System designers can benefit from additional information too. Let's say that the system designer wants to replace a valve component with a more reliable, high-performance unit. Typically she will give consideration to material, pressures, temperatures, inspection frequency and other factors. Accordingly, she may also want to analyze the history of fugitive gas leaks at valves throughout the site, the direct and indirect costs associated with maintenance, the frequency and severity of safety non-compliance fines, calibration cycles and other cost elements occurring over the life of the gas monitoring equipment.

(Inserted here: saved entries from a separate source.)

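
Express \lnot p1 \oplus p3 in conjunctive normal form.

(\lnot p1 \lor p3) \land (p1 \lor \lnot p3)

\lnot p1 \oplus p3
≡ (\lnot p1 \lor p3) \land \lnot (\lnot p1 \land p3)   — expand \oplus
≡ (\lnot p1 \lor p3) \land (\lnot \lnot p1 \lor \lnot p3)   — De Morgan
≡ (\lnot p1 \lor p3) \land (p1 \lor \lnot p3)   — double negation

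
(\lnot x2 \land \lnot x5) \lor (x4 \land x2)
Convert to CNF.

(\lnot x2 \land \lnot x5) \lor (x4 \land x2)
≡ (\lnot x2 \lor x4) \land (\lnot x2 \lor x2) \land (\lnot x5 \lor x4) \land (\lnot x5 \lor x2)   [distribute \lor over \land]
≡ (\lnot x2 \lor x4) \land (\lnot x5 \lor x4) \land (\lnot x5 \lor x2)   [simplify]

(\lnot x2 \lor x4) \land (\lnot x5 \lor x4) \land (\lnot x5 \lor x2)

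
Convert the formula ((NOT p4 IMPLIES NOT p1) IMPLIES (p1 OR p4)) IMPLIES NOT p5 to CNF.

(NOT p1 OR NOT p5) AND (NOT p4 OR NOT p5)

((NOT p4 IMPLIES NOT p1) IMPLIES (p1 OR p4)) IMPLIES NOT p5
= NOT ((NOT p4 IMPLIES NOT p1) IMPLIES (p1 OR p4)) OR NOT p5   — eliminate IMPLIES
= NOT (NOT (NOT p4 IMPLIES NOT p1) OR p1 OR p4) OR NOT p5   — eliminate IMPLIES
= NOT (NOT (NOT NOT p4 OR NOT p1) OR p1 OR p4) OR NOT p5   — eliminate IMPLIES
= (NOT NOT (NOT NOT p4 OR NOT p1) AND NOT p1 AND NOT p4) OR NOT p5   — De Morgan
= ((NOT NOT p4 OR NOT p1) AND NOT p1 AND NOT p4) OR NOT p5   — double negation
= ((p4 OR NOT p1) AND NOT p1 AND NOT p4) OR NOT p5   — double negation
= (p4 OR NOT p1 OR NOT p5) AND (NOT p1 OR NOT p5) AND (NOT p4 OR NOT p5)   — distribute OR over AND
= (NOT p1 OR NOT p5) AND (NOT p4 OR NOT p5)   — simplify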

"As we all know, companies are continually looking to reduce costs," said one engineer. "Operators, contractors and safety managers all must increase collaboration to better predict failures, and to respond quickly and effectively before they happen. It is also important to meet tougher compliance requirements as well, such as the Safety Integrity Level (SIL) requirements which determine the SIL rating in light of all safety instrumented systems."
Oil and gas operators currently use real-time operations centers to increase production and accelerate well delivery. Today additional diagnostic information can be provided on fault and alarm histories, gas trend analysis, calibration cycles, sensor life expectancy and other dynamics of the gas detection system—delivered through flexible communications and multi-sensing platforms.
By adopting the universal platform approach, the facility manager can expect better monitoring control, faster mitigation, and reduced installation, operation and maintenance costs—all leading to lower cost-per-point gas detection. Also, by improving fault diagnostics, one can only enhance safety, which maximizes uptime, increases production, and drives profits.